Hanlon Peter, Nicholl Barbara I, Jani Bhautesh Dinesh, McQueenie Ross, Lee Duncan, Gallacher Katie I, Mair Frances S
General Practice and Primary Care, Institute of Health and Wellbeing, University of Glasgow, Glasgow, UK.
School of Mathematics and Statistics, University of Glasgow, Glasgow, UK.
BMJ Open. 2018 Jan 14;8(1):e018404. doi: 10.1136/bmjopen-2017-018404.
This study aims: (1) to describe the pattern and extent of multimorbidity and polypharmacy in UK Biobank participants with chronic obstructive pulmonary disease (COPD) and (2) to identify which comorbidities are associated with increased risk of adverse drug reactions (ADRs) resulting from polypharmacy.
Cross-sectional.
Community cohort.
UK Biobank participants comparing self-reported COPD (n=8317) with no COPD (n=494 323).

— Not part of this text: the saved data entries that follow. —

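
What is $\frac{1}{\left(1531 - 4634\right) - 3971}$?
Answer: $- \frac{1}{7074} \approx -0.00014136$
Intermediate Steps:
$\frac{1}{\left(1531 - 4634\right) - 3971} = \frac{1}{-3103 - 3971} = \frac{1}{-7074} = - \frac{1}{7074}$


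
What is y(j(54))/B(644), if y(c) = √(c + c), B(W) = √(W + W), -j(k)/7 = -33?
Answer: √759/46 ≈ 0.59891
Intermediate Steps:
j(k) = 231 (j(k) = -7*(-33) = 231)
B(W) = √2*√W (B(W) = √(2*W) = √2*√W)
y(c) = √2*√c (y(c) = √(2*c) = √2*√c)
y(j(54))/B(644) = (√2*√231)/((√2*√644)) = √462/((√2*(2*√161))) = √462/((2*√322)) = √462*(√322/644) = √759/46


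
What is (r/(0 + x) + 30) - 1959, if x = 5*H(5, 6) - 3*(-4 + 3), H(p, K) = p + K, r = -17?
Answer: -111899/58 ≈ -1929.3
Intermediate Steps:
H(p, K) = K + p
x = 58 (x = 5*(6 + 5) - 3*(-4 + 3) = 5*11 - 3*(-1) = 55 + 3 = 58)
(r/(0 + x) + 30) - 1959 = (-17/(0 + 58) + 30) - 1959 = (-17/58 + 30) - 1959 = 1723/58 - 1959 = -111899/58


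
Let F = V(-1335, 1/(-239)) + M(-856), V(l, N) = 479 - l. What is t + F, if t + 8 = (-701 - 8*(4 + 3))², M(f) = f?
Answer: 573999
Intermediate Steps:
F = 958 (F = (479 - 1*(-1335)) - 856 = (479 + 1335) - 856 = 1814 - 856 = 958)
t = 573041 (t = -8 + (-701 - 8*(4 + 3))² = -8 + (-701 - 8*7)² = -8 + (-701 - 56)² = -8 + (-757)² = -8 + 573049 = 573041)
t + F = 573041 + 958 = 573999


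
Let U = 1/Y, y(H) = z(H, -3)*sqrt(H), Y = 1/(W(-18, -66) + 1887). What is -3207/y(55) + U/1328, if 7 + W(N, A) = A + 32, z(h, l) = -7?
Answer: 923/664 + 3207*sqrt(55)/385 ≈ 63.166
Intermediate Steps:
W(N, A) = 25 + A (W(N, A) = -7 + (A + 32) = -7 + (32 + A) = 25 + A)
Y = 1/1846 (Y = 1/((25 - 66) + 1887) = 1/(-41 + 1887) = 1/1846 ≈ 0.00054171)
y(H) = -7*sqrt(H)
U = 1846 (U = 1/(1/1846) = 1846)
-3207/y(55) + U/1328 = -3207*(-sqrt(55)/385) + 1846/1328 = -(-3207)*sqrt(55)/385 + 1846*(1/1328) = 3207*sqrt(55)/385 + 923/664 = 923/664 + 3207*sqrt(55)/385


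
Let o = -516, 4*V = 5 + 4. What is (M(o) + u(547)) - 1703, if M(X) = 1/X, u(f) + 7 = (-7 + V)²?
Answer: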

Multimorbidity (≥4 conditions) and polypharmacy (≥5 medications) in participants with COPD versus those without. Risk of ADRs (taking ≥3 medications associated with falls, constipation, urinary retention, central nervous system (CNS) depression, bleeding or renal injury) in relation to the presence of COPD and individual comorbidities.

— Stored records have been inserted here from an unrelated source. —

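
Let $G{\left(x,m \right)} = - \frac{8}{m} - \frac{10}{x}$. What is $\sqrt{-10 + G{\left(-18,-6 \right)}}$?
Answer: $\frac{i \sqrt{73}}{3} \approx 2.848 i$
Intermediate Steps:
$G{\left(x,m \right)} = - \frac{10}{x} - \frac{8}{m}$
$\sqrt{-10 + G{\left(-18,-6 \right)}} = \sqrt{-10 - \left(- \frac{5}{9} - \frac{4}{3}\right)} = \sqrt{-10 - - \frac{17}{9}} = \sqrt{-10 + \left(\frac{5}{9} + \frac{4}{3}\right)} = \sqrt{-10 + \frac{17}{9}} = \sqrt{- \frac{73}{9}} = \frac{i \sqrt{73}}{3}$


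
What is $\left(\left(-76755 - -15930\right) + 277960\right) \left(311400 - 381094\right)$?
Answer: $-15133006690$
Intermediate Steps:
$\left(\left(-76755 - -15930\right) + 277960\right) \left(311400 - 381094\right) = \left(\left(-76755 + 15930\right) + 277960\right) \left(-69694\right) = \left(-60825 + 277960\right) \left(-69694\right) = 217135 \left(-69694\right) = -15133006690$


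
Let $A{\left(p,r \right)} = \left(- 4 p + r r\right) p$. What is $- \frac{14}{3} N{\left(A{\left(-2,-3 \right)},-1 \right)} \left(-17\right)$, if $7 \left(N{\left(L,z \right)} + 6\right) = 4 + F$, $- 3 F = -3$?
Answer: $- \frac{1258}{3} \approx -419.33$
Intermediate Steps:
$F = 1$ ($F = \left(- \frac{1}{3}\right) \left(-3\right) = 1$)
$A{\left(p,r \right)} = p \left(r^{2} - 4 p\right)$ ($A{\left(p,r \right)} = \left(- 4 p + r^{2}\right) p = \left(r^{2} - 4 p\right) p = p \left(r^{2} - 4 p\right)$)
$N{\left(L,z \right)} = - \frac{37}{7}$ ($N{\left(L,z \right)} = -6 + \frac{4 + 1}{7} = -6 + \frac{1}{7} \cdot 5 = -6 + \frac{5}{7} = - \frac{37}{7}$)
$- \frac{14}{3} N{\left(A{\left(-2,-3 \right)},-1 \right)} \left(-17\right) = - \frac{14}{3} \left(- \frac{37}{7}\right) \left(-17\right) = \left(-14\right) \frac{1}{3} \left(- \frac{37}{7}\right) \left(-17\right) = \left(- \frac{14}{3}\right) \left(- \frac{37}{7}\right) \left(-17\right) = \frac{74}{3} \left(-17\right) = - \frac{1258}{3}$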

Multimorbidity was more common in participants with COPD than those without (17% vs 4%). Polypharmacy was highly prevalent (52% with COPD taking ≥5 medications vs 18% in those without COPD). Adjusting for age, sex and socioeconomic status, those with COPD were significantly more likely than those without to be prescribed ≥3 medications contributing to falls (OR 2.27, 95% CI 2.13 to 2.42), constipation (OR 3.42, 95% CI 3.10 to 3.77), urinary retention (OR 3.38, 95% CI 2.94 to 3.87), CNS depression (OR 3.75, 95% CI 3.31 to 4.25), bleeding (OR 4.61, 95% CI 3.35 to 6.19) and renal injury (OR 2.22, 95% CI 1.86 to 2.62). Concomitant cardiovascular disease was associated with the greatest risk of taking ≥3 medications associated with falls/renal injury. Concomitant mental health conditions were most strongly associated with medications linked with CNS depression/urinary retention/bleeding.

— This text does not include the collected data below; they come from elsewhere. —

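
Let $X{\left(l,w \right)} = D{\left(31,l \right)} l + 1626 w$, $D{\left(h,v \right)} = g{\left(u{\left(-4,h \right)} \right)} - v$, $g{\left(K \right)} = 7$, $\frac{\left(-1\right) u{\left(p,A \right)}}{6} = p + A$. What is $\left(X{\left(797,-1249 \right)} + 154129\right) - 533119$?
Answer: $-3039494$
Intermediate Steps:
$u{\left(p,A \right)} = - 6 A - 6 p$ ($u{\left(p,A \right)} = - 6 \left(p + A\right) = - 6 \left(A + p\right) = - 6 A - 6 p$)
$D{\left(h,v \right)} = 7 - v$
$X{\left(l,w \right)} = 1626 w + l \left(7 - l\right)$ ($X{\left(l,w \right)} = \left(7 - l\right) l + 1626 w = l \left(7 - l\right) + 1626 w = 1626 w + l \left(7 - l\right)$)
$\left(X{\left(797,-1249 \right)} + 154129\right) - 533119 = \left(\left(1626 \left(-1249\right) - 797 \left(-7 + 797\right)\right) + 154129\right) - 533119 = \left(\left(-2030874 - 797 \cdot 790\right) + 154129\right) - 533119 = \left(\left(-2030874 - 629630\right) + 154129\right) - 533119 = \left(-2660504 + 154129\right) - 533119 = -2506375 - 533119 = -3039494$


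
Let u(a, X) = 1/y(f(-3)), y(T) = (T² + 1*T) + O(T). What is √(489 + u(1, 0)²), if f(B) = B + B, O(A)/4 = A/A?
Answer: √565285/34 ≈ 22.113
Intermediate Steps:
O(A) = 4 (O(A) = 4*(A/A) = 4*1 = 4)
f(B) = 2*B
y(T) = 4 + T + T² (y(T) = (T² + 1*T) + 4 = (T² + T) + 4 = (T + T²) + 4 = 4 + T + T²)
u(a, X) = 1/34 (u(a, X) = 1/(4 + 2*(-3) + (2*(-3))²) = 1/(4 - 6 + (-6)²) = 1/(4 - 6 + 36) = 1/34)
√(489 + u(1, 0)²) = √(489 + (1/34)²) = √(489 + 1/1156) = √(565285/1156) = √565285/34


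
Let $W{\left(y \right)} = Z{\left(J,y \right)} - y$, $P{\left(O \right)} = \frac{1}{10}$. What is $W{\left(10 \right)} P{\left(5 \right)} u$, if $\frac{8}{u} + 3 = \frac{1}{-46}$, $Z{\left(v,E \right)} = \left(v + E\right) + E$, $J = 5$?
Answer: $- \frac{552}{139} \approx -3.9712$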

Multimorbidity is common in COPD and associated with high levels of polypharmacy. Co-prescription of drugs with various ADRs is common. Future research should examine the effects on healthcare outcomes of co-prescribing multiple drugs with similar potential ADRs. Clinical guidelines should emphasise assessment of multimorbidity and ADR risk.
本研究旨在:(1)描述英国生物银行中慢性阻塞性肺疾病(COPD)参与者的共病模式和程度以及多重用药情况,(2)确定哪些合并症与多重用药导致的药物不良反应(ADR)风险增加相关。
横断面研究。
社区队列。
英国生物银行参与者,将自我报告患有COPD的参与者(n = 8317)与未患COPD的参与者(n = 494323)进行比较。
COPD患者的共病情况比非COPD患者更常见(17%对4%)。多重用药非常普遍(52%的COPD患者服用≥5种药物,而未患COPD的患者中这一比例为18%)。在调整年龄、性别和社会经济地位后,患有COPD的患者比未患COPD的患者更有可能被开具≥3种导致跌倒的药物(比值比[OR] 2.27,95%置信区间[CI] 2.13至2.42)、便秘药物(OR 3.42,95% CI 3.10至3.77)、尿潴留药物(OR 3.38,95% CI 2.94至3.87)、中枢神经系统(CNS)抑制药物(OR 3.75,95% CI 3.31至4.25)、出血药物(OR 4.61,95% CI 3.35至6.19)和肾损伤药物(OR 2.22,95% CI 1.86至2.62)。合并心血管疾病与服用≥3种与跌倒/肾损伤相关药物的风险最高相关。合并心理健康状况与与CNS抑制/尿潴留/出血相关的药物关联最为密切。
共病在COPD中很常见,并且与高水平的多重用药相关。具有各种ADR的药物联合处方很常见。未来的研究应考察联合开具具有相似潜在ADR的多种药物对医疗保健结果的影响。临床指南应强调对共病和ADR风险的评估。